I tried to come up with a clever name for these crackers, but the only word that kept coming to mind was “delicious”! They truly are delicious - with cheese, hummus, cottage cheese, tomato, in fact with anything that you would normally put on a cracker. Better still, they are delicious by themselves!
Those of you who are gluten free will know how hard it is to find good, crunchy, high fibre crackers – well these fit the bill perfectly. The recipe is an adaptation of a recipe given to me by a friend – her recipe used wholemeal flour (220g) instead of the 3 gluten free flours + psyllium that I used. The recipe makes a large container full – good to have ready to go in the pantry.

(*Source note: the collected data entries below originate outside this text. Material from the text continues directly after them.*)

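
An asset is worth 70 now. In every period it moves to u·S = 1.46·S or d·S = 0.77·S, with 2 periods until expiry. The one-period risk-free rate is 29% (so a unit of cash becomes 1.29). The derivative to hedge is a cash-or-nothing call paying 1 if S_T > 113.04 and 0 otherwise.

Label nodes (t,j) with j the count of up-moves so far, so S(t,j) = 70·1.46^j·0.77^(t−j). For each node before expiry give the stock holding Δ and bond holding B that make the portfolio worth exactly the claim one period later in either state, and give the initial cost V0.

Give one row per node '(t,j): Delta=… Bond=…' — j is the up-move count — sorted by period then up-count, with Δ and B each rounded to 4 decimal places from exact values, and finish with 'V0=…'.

(0,0): Delta=0.0121 Bond=-0.5054
(1,0): Delta=0.0000 Bond=0.0000
(1,1): Delta=0.0142 Bond=-0.8651
V0=0.3413

No-arbitrage ⇒ martingale measure with p* = (R−d)/(u−d) = 0.7536.
Payoff layer (t=2): V(2,0)=0.0000, V(2,1)=0.0000, V(2,2)=1.0000
Node (1,0) S=53.9000: V=(p*·0.0000+(1−p*)·0.0000)/1.29=0.0000; Δ=(0.0000−0.0000)/(78.6940−41.5030)=0.0000; B=V−Δ·S=0.0000
Node (1,1) S=102.2000: V=(p*·1.0000+(1−p*)·0.0000)/1.29=0.5842; Δ=(1.0000−0.0000)/(149.2120−78.6940)=0.0142; B=V−Δ·S=-0.8651
Node (0,0) S=70.0000: V=(p*·0.5842+(1−p*)·0.0000)/1.29=0.3413; Δ=(0.5842−0.0000)/(102.2000−53.9000)=0.0121; B=V−Δ·S=-0.5054
Each (Δ,B) replicates both successor values, so the strategy is self-financing and V0 is arbitrage-free.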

If they soften simply dry off in the oven.
220g gluten free flours (I used a mixture of chick pea, brown rice and buckwheat flours)
220g wholegrain oats
1/4 cup psyllium
75g sunflower seeds
75g sesame seeds
75g pumpkin seeds
2 teaspoons salt
600ml warm water
1 tablespoon olive oil
1. Preheat oven to 130oC. Mix dry ingredients together in a large bowl and add water and oil. Mix well – mixture has a porridge like consistency
2. Oil a couple of oven trays and divide mixture between them. Using a sheet of glad wrap between the mixture and your fingers, press mixture out to a thin layer over each tray. Bake for 15 minutes
3. Remove from oven, leave to cool for a minute or so then cut into cracker sized pieces. Put these back on the try then into the oven. Reduce temperature to 120oC and bake for 1-2 hours until they are totally dry and slightly golden. Cool on a rack before transferring to an air tight container.
Herbs or spices give additional flavour. 1/2 teaspoon of chilli flakes or a teaspoon of Italian herbs add a delicious twist.